By Ray Glier
The eight-year-old girl put a chilling title to her written and pictorial narrative of sexual abuse by her mother’s boyfriend: “It Happens at Night.”
That little girl is one reason Chris Cohilas (J.D. ’02), a partner at Watson Spence, helped create Lily Pad, a sanctuary for the sexually abused in Albany, Georgia. Because of Lily Pad, victims do not have to retell the horror in a sterile, tiled hospital room or to a police officer at their home, in front of the abuser. Lily Pad offers victims a comfortable room in a small house with calming paint colors and stuffed animals.
Lily Pad is where the healing starts for the victim and the reckoning starts for the abuser. Victims are carefully examined—physically and emotionally—by trained professionals, which include nurses trained in forensics. DNA is collected. A video recording is made of the victim’s interview. The evidence chain is solid.
This eight-year-old’s abuser was sentenced to life in prison. “We removed him from this community forever,” said Cohilas, a former prosecutor for Dougherty County. “We removed a lot of these abusers from this community forever.”
Lily Pad has changed the way sexual assault is handled in the community. Since it was established in 2008, the organization has helped over 3,500 primary and secondary victims. And the conviction rate of offenders rose to nearly 100 percent, Cohilas said.
“It was a very beautiful and organic thing that happened in our community. We have this resource that is used not only by this community, but by many rural communities that don’t have these resources. It is so needed. I don’t think people conceptualize how often sexual assault occurs,” he said.
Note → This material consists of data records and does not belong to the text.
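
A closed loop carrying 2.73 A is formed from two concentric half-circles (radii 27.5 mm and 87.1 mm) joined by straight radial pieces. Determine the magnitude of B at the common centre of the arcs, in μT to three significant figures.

B ≈ 21.3 μT

The radial connectors point toward the centre, so dl × r̂ = 0 and they contribute nothing.
Each semicircle gives μ₀I/(4R): inner arc 3.12×10⁻⁵ T, outer arc 9.85×10⁻⁶ T.
The two arcs carry current in opposite angular senses, so their fields oppose: B = |3.12×10⁻⁵ − 9.85×10⁻⁶| = 2.13×10⁻⁵ T.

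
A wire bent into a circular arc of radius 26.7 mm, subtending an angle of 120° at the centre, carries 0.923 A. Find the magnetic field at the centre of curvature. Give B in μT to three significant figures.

The Biot–Savart field of a circular arc at its centre is B = μ₀Iφ/(4πR), with φ = 2.094 rad.
B = (4π×10⁻⁷ × 0.923 × 2.094) / (4π × 0.0267) = 7.24×10⁻⁶ T.

B ≈ 7.24 μT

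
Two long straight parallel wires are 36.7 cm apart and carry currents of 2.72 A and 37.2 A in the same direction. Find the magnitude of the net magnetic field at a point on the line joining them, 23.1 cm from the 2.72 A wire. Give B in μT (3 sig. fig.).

Each long wire gives B = μ₀I/(2πd). Distances are d₁ = 0.231 m and d₂ = 0.136 m.
B₁ = 2.35×10⁻⁶ T, B₂ = 5.47×10⁻⁵ T.
Between parallel currents the two contributions point in opposite directions, so they subtract. B = |B₁ − B₂| = |2.35×10⁻⁶ − 5.47×10⁻⁵| = 5.24×10⁻⁵ T.

B ≈ 52.4 μT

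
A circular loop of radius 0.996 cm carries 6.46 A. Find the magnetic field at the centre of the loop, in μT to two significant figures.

At the centre of a circular loop the Biot–Savart law gives B = μ₀I/(2R).
B = (4π×10⁻⁷ × 6.46) / (2 × 0.00996) = 4.08×10⁻⁴ T.

B ≈ 410 μT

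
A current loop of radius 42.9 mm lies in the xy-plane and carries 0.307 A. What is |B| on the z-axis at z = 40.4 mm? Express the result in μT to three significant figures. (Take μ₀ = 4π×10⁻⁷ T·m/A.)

On the axis of a circular loop, B = μ₀IR² / [2(R²+z²)^(3/2)].
R² + z² = (0.0429)² + (0.0404)² = 0.003473 m², and (R²+z²)^(3/2) = 2.05×10⁻⁴ m³.
B = (4π×10⁻⁷ × 0.307 × 0.00184) / (2 × 2.05×10⁻⁴) = 1.73×10⁻⁶ T.

B ≈ 1.73 μT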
Cohilas, 41, is more than an attorney in southwest Georgia. In 2014, he was elected county-wide to serve as chairman of the Dougherty County Board of Commissioners. He is a community builder, an unabashed cheerleader of Albany and Dougherty County. His leadership after tornado-producing storms in January 2017 ushered in federal dollars and support to accelerate the area’s recovery—one of the reasons he was named one of the 100 most influential Georgians by Georgia Trendmagazine in 2018.
Cohilas also serves those in need through his work as a board member of the Georgia Public Defender Council, the statewide, independent agency that provides representation to indigent people.
“Compared to where it was 10 to 15 years ago, indigent defense, at least in my circuit, is a superior product,” Cohilas said.
It is not only in the interests of the indigent to provide a credible defense, it is in the best interest of the state. When he was a prosecutor, the last thing Cohilas wanted to see opposite him in the courtroom was an ill-prepared defense attorney. It is Cohilas’ mission on the Georgia Public Defender Council to continue to improve that side of the courtroom.
“When you have competent and effective representation, there is an appropriate check and balance on the state,” he said. “It ensures that if a conviction is obtained, it is done in a way that is constitutional and prevents the cost and expense of retrial.
“Retrial causes an enormous disruption. If you can do it right one time, do it right one time. Everybody benefits from making sure the system, on both sides, operates more competently and effectively.”
So where did Cohilas’ healthy dose of empathy come from?
He said it came from his father, Alex Cohilas, and his mother, Brenda Crowe. The family lived by the Greek ideal of “philotimo,” which for the Cohilas family meant “You should stand for your fellow brother. You should stand against injustice.”
Alex Cohilas lived it and breathed it, according to his son. He was a master carpenter, but also a firefighter who organized the Fraternal Order of Clayton County Firefighters to combat cronyism in the county regarding hiring and promotions. Alex filed civil lawsuits against the county and not only succeeded in a transformation, but actually became the fire chief.
“My father was told he would never be promoted because of his activism,” Chris Cohilas said. “You fight injustice and keep things honest—that came from home at an early age.”